Dia berpendapat, kasus pelanggaran HAM yang tak kunjung selesai tersebut menunjukkan bahwa pemerintah tak memiliki komitmen untuk menangani kasus tersebut. Apalagi, pemerintah juga tak pernah berniat untuk membentuk tim penyidik ad-hoc yang independen untuk menyelesaikan kasus tersebut, sebagaimana disarankan oleh berbagai elemen masyarakat sipil.

Hal tersebut, menurut dia, sudah bisa memenuhi salah satu syarat untuk bisa mengajukan gugatan ke Mahkamah Internasional. 
"Dalam kasus unwilling (tidak berkehendak), itu sudah masuk kategorinya," ujarnya.
Ia menjelaskan, persiapan untuk membawa berbagai kasus pelanggaran HAM berat ke Mahkamah Internasional telah dilakukan sejak 2019. Ia mengaku sudah ke Den Haag guna mengurus berbagai persyaratan yang dibutuhkan guna untuk mengajukan gugatan.

Meski begitu, dia belum mau membeberkan lebih banyak mengenai rencana gugatan tersebut. Dia meminta publik bersabar menunggu hingga persiapan gugatan ke Mahkamah Internasional selesai.

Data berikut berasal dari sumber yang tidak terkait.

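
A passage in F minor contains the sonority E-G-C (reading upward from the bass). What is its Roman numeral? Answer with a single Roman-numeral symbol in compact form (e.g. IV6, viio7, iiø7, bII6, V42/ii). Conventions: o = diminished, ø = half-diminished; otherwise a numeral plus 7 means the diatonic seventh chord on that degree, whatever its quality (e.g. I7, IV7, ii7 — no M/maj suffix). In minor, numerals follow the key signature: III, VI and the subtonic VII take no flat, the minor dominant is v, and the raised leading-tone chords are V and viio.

The pitches C-E-G form a major triad rooted on C.
In F minor, C is the dominant; the diatonic major triad there is V.
With E in the bass the chord is in first inversion, so the figured bass is 6.

V6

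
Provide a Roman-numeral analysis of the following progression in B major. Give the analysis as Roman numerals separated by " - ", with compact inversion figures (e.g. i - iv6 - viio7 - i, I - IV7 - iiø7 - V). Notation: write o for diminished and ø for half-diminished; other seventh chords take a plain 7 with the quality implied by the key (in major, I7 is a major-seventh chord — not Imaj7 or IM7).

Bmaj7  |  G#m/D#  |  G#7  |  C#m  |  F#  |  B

I7 - vi64 - V7/ii - ii - V - I

Bmaj7: root B is the tonic; major seventh chord there is I7.
G#m/D#: minor triad on G# = scale degree 6 → vi64.
G#7: chromatic; G# is V of ii, so V7/ii.
C#m: minor triad on C# = scale degree 2 → ii.
F#: root F# is the dominant; major triad there is V.
B: root B is the tonic; major triad there is I.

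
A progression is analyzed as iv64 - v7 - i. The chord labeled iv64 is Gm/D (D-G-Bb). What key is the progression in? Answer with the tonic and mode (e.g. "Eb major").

iv64 is given as D-G-Bb — a minor triad with root G.
Counting down 3 scale steps from G places the tonic on D; a minor triad on degree 4 is diatonic only in minor.

D minor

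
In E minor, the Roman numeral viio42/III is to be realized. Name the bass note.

Eb

The applied chord viio42/III is rooted on F#: F#-A-C-Eb.
The figure 42 means third inversion — the seventh is in the bass.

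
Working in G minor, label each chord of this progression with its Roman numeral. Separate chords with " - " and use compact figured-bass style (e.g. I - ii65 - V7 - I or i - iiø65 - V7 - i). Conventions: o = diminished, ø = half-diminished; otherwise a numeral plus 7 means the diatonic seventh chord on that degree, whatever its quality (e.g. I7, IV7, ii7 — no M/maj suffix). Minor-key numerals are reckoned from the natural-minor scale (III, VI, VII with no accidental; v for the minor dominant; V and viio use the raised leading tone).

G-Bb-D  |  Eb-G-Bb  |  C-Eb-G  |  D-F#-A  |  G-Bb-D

G-Bb-D: root G is the tonic; minor triad there is i.
Eb-G-Bb: major triad on Eb = scale degree 6 → VI.
C-Eb-G: root C is the subdominant; minor triad there is iv.
D-F#-A: root D is the dominant; major triad there is V.
G-Bb-D: root G is the tonic; minor triad there is i.

i - VI - iv - V - i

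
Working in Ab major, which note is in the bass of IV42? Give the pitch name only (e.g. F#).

IV in Ab major has root Db; the chord is Db-F-Ab-C.
The figure 42 means third inversion — the seventh is in the bass.

C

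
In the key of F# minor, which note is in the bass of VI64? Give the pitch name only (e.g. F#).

VI in F# minor has root D; the chord is D-F#-A.
The figure 64 means second inversion — the fifth is in the bass.

A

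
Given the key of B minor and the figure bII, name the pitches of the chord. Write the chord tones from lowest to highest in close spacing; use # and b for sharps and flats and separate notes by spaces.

C E G

bII is the Neapolitan chord — a major triad on the lowered second degree. In B minor that root is C.
So the chord is C-E-G, a major triad.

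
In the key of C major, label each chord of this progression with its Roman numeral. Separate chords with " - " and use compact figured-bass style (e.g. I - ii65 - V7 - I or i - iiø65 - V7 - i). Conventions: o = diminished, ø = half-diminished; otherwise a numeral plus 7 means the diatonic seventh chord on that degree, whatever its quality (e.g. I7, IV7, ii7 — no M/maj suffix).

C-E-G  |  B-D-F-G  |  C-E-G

I - V65 - I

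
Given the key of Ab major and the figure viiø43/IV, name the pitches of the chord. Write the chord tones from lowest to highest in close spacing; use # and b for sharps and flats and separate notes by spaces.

viiø43/IV is a secondary leading-tone chord. The target IV is Db in Ab major; the applied chord is rooted a semitone below, on C.
Building a half-diminished seventh chord on C gives C-Eb-Gb-Bb.
The figured bass 43 indicates second inversion, placing the fifth (Gb) in the bass: Gb-Bb-C-Eb.

Gb Bb C Eb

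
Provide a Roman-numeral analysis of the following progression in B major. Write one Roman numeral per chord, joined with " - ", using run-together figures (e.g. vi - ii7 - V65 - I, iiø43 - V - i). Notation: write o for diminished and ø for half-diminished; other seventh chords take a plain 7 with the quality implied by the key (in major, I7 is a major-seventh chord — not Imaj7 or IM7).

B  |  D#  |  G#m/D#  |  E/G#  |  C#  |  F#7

B: root B is the tonic; major triad there is I.
D# is the secondary dominant of vi (major triad on D#): V/vi.
G#m/D# has root G#, degree 6 in B major, so vi64.
E/G#: major triad on E = scale degree 4 → IV6.
C#: chromatic; C# is V of V, so V/V.
F#7: root F# is the dominant; dominant seventh chord there is V7.

I - V/vi - vi64 - IV6 - V/V - V7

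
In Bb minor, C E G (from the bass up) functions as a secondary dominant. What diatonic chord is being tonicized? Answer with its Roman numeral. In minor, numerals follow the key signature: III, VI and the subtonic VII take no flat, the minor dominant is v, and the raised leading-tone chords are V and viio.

The chord is a major triad on C.
A dominant resolves down a perfect fifth: C → F. In Bb minor, F is scale degree 5, i.e. V.

V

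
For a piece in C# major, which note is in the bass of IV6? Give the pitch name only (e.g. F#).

IV in C# major has root F#; the chord is F#-A#-C#.
The figure 6 means first inversion — the third is in the bass.

A#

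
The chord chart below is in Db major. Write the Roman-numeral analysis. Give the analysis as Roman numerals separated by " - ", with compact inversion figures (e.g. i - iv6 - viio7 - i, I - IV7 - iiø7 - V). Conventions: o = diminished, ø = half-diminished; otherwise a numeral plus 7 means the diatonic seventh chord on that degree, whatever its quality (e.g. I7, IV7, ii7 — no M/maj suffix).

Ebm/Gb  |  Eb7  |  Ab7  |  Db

Ebm/Gb: root Eb is the supertonic; minor triad there is ii6.
Eb7: chromatic; Eb is V of V, so V7/V.
Ab7 has root Ab, degree 5 in Db major, so V7.
Db: major triad on Db = scale degree 1 → I.

ii6 - V7/V - V7 - I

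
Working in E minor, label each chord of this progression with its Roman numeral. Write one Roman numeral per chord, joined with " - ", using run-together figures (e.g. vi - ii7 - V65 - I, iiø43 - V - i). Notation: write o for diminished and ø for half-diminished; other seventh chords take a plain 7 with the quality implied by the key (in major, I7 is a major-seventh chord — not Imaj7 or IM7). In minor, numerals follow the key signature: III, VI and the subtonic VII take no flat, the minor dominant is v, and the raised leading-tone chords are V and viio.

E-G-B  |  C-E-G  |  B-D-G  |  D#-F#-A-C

E-G-B: root E is the tonic; minor triad there is i.
C-E-G: major triad on C = scale degree 6 → VI.
B-D-G: major triad on G = scale degree 3 → III6.
D#-F#-A-C has root D#, degree 7 in E minor, so viio7.

i - VI - III6 - viio7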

Untuk diketahui, ada 12 kasus pelanggaran HAM berat yang hingga kini belum diselesaikan pemerintah, yakni peristiwa 1965-1966; peristiwa penembakan misterius (petrus) 1982; peristiwa Talangsari, Lampung 1989; tragedi Trisakti dan Semanggi I dan II pada 1998-1999; dan peristiwa kerusuhan Mei 1998. Kemudian, penghilangan orang secara paksa pada 1997-1998; peristiwa Wamena dan Wasior 2001-2003; peristiwa Aceh-Jambo Keupok 2003; peristiwa Aceh-Simpang KKA 1998; peristiwa Aceh Rumoh Geudong 1989; serta peristiwa dukun santet di Jawa Timur 1998-1999. 

Sebelumnya, Menteri Koordinator Bidang Politik, Hukum, dan Keamanan Mahfud MD mengatakan, pemerintah kesulitan untuk menyelesaikan kasus-kasus pelanggaran HAM masa lalu. Pasalnya, banyak kasus yang pelakunya sudah tidak ada.
"Sudah belasan tahun reformasi, kami ingin menyelesaikan masalah HAM masa lalu. Setelah dipetakan, ada yang sudah diadili, ada yang tidak ditemukan objek maupun subjeknya," kata Mahfud di Kompleks Istana Kepresidenan, Desember tahun lalu.
Selain itu, Mahfud menilai sulit untuk mencari bukti-bukti. Mahfud mencontohkan, visum terhadap jenazah korban dari pelanggaran HAM masa lalu sudah tidak memungkinkan. Alasannya, jenazah-jenazah tersebut sudah lama dikuburkan.
"Bagaimana misalnya diminta visum atas korban tahun 1984? Siapa yang mau visum?" ujar Mahfud.